Problem: how to keep ci.yml's GitHub Actions up to date?

The pypi.yml GitHub Actions workflow that the cookiecutter renders into projects is actually just a caller workflow for the pypi.yml shared workflow. This has the advantage that Dependabot can keep actions in the shared workflow up to date for us and all of the actions (git checkout, Python package) are in the shared workflow, the caller workflow doesn't contain any actions to update.

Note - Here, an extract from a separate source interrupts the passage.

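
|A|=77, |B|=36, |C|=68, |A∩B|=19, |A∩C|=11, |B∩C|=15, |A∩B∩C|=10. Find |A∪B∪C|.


|A∪B∪C| = 77+36+68-19-11-15+10 = 146

|A∪B∪C| = 146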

Unfortunately the same is not true of the ci.yml workflow that the cookiecutter renders into projects. This workflow contains various versioned actions (git checkout, Python setup, caching, uploading and downloading artifacts). We can't have Dependabot update the copies of this workflow file in each project because that would cause the project to deviate from the template: make template would undo Dependabot's changes. Nor can we have Dependabot update the template ci.yml file in the cookiecutters repo because it's not a YAML file that Dependabot will understand, it's a Jinja2 template (it's also not in a location that Dependabot looks for).

Solution

Untried, but a possible solution might be to create a ci.yml workflow in the shared repo that:

1. Checks out the git repo
2. Sets up the Python versions
3. Runs a command in tox

With the Python versions and the tox command being arguments. Each project's ci.yml file will then make several calls to this shared workflow (one for each job).

The aim is for all the actions (and their version numbers) to live in a non-templated shared workflow that can be updated by Dependabot and for the project's workflow to not contain any actions version numbers itself.

The devil will be in the details though as there's caching, coverage artifacts, etc.